De communiqués en conférences de presse, la finalité de la dispute entre le ministre sortant de l’Énergie, d’un côté, et sa collègue des Finances, de l’autre, a paru très claire : qui pourra revendiquer la paternité de ce “cadeau”. On a même pensé attendre un moment la formation du gouvernement, afin que son premier acte soit ce fameux “cadeau”, mais la longueur du processus de composition du futur cabinet a eu raison d’un tel scénario.

Pourquoi en est-on arrivé là devrait être l’unique préoccupation des électeurs et de la classe politique. Car les dossiers en souffrance semblables à celui de l’essence sont légion.
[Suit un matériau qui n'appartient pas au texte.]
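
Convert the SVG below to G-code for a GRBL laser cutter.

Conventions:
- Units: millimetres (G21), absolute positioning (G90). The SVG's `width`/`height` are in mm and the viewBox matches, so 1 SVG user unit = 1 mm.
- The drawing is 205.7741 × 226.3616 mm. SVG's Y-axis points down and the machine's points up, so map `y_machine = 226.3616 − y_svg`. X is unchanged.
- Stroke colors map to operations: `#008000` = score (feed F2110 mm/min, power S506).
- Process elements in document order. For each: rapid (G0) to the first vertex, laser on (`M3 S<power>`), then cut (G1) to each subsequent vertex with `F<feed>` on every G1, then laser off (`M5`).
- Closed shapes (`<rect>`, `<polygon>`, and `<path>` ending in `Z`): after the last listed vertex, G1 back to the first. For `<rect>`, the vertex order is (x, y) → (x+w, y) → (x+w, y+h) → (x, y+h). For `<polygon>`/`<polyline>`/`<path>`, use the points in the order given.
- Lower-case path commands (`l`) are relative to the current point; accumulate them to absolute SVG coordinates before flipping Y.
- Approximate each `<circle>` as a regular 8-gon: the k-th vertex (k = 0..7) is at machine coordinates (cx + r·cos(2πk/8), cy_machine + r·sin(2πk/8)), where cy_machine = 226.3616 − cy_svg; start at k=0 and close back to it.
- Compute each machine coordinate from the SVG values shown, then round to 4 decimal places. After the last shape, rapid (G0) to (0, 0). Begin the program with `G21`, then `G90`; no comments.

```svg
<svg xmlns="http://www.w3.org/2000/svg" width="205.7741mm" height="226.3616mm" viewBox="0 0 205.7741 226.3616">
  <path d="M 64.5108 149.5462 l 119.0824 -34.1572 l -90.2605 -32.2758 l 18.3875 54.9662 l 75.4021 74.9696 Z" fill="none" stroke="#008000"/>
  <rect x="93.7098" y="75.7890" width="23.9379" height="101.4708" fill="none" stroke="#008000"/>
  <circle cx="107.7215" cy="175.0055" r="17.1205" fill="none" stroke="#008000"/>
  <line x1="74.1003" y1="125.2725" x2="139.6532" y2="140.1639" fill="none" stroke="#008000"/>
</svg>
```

G21
G90
G0 X64.5108 Y76.8154
M3 S506
G1 X183.5932 Y110.9726 F2110
G1 X93.3327 Y143.2484 F2110
G1 X111.7202 Y88.2822 F2110
G1 X187.1223 Y13.3126 F2110
G1 X64.5108 Y76.8154 F2110
M5
G0 X93.7098 Y150.5726
M3 S506
G1 X117.6477 Y150.5726 F2110
G1 X117.6477 Y49.1018 F2110
G1 X93.7098 Y49.1018 F2110
G1 X93.7098 Y150.5726 F2110
M5
G0 X124.8420 Y51.3561
M3 S506
G1 X119.8275 Y63.4621 F2110
G1 X107.7215 Y68.4766 F2110
G1 X95.6155 Y63.4621 F2110
G1 X90.6010 Y51.3561 F2110
G1 X95.6155 Y39.2501 F2110
G1 X107.7215 Y34.2356 F2110
G1 X119.8275 Y39.2501 F2110
G1 X124.8420 Y51.3561 F2110
M5
G0 X74.1003 Y101.0891
M3 S506
G1 X139.6532 Y86.1977 F2110
M5
G0 X0.0000 Y0.0000

Since the viewBox matches the mm dimensions, user units are millimetres directly. The only transform is the Y-flip y_m = 226.3616 − y_svg.

Shape 1 is a closed polygon drawn with `<path>`. Its stroke #008000 means score at S506, F2110. After flipping Y the toolpath is (64.5108,76.8154) → (183.5932,110.9726) → (93.3327,143.2484) → (111.7202,88.2822) → (187.1223,13.3126) → (64.5108,76.8154), returning to the start.

Shape 2 is a rectangle drawn with `<rect>`. Its stroke #008000 means score at S506, F2110. After flipping Y the toolpath is (93.7098,150.5726) → (117.6477,150.5726) → (117.6477,49.1018) → (93.7098,49.1018) → (93.7098,150.5726), returning to the start.

Shape 3 is a circle drawn with `<circle>`. Its stroke #008000 means score at S506, F2110. After flipping Y the toolpath is (124.8420,51.3561) → (119.8275,63.4621) → (107.7215,68.4766) → (95.6155,63.4621) → (90.6010,51.3561) → (95.6155,39.2501) → (107.7215,34.2356) → (119.8275,39.2501) → (124.8420,51.3561), returning to the start.

Shape 4 is a line segment drawn with `<line>`. Its stroke #008000 means score at S506, F2110. After flipping Y the toolpath is (74.1003,101.0891) → (139.6532,86.1977).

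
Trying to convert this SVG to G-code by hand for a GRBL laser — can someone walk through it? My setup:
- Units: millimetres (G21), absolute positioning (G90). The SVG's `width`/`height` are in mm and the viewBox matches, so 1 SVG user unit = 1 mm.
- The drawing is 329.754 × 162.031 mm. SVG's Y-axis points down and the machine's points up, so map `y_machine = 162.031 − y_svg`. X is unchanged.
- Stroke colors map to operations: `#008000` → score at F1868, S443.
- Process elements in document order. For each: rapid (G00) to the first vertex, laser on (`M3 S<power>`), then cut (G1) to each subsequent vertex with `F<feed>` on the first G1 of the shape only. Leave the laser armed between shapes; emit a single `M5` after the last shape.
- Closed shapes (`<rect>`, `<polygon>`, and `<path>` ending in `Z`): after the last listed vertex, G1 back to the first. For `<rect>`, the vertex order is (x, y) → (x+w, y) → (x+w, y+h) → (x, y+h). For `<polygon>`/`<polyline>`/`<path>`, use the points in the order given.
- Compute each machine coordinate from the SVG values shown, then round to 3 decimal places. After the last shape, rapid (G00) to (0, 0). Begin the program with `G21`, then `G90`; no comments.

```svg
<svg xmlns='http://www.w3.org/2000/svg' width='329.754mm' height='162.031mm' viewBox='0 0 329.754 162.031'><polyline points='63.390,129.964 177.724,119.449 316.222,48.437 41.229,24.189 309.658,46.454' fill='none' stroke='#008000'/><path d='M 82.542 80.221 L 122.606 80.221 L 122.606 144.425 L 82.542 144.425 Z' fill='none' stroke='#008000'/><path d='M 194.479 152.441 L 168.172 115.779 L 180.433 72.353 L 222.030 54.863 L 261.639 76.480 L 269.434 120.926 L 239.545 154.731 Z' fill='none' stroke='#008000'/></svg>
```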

Et l’incapacité du système de gouvernement à la libanaise de régler des problèmes majeurs est un problème en soi.

À défaut de pouvoir faire tomber un “régime”, les Libanais se mobiliseront-ils malgré tout un jour pour que leurs aspirations et leurs besoins de première nécessité (eau, électricité, transport, logement, etc.) soient pris en compte ? Pour que ces questions ne soient pas considérées comme des “détails” dans un bras de fer aux enjeux supérieurs, mais bien le cœur de leurs préoccupations.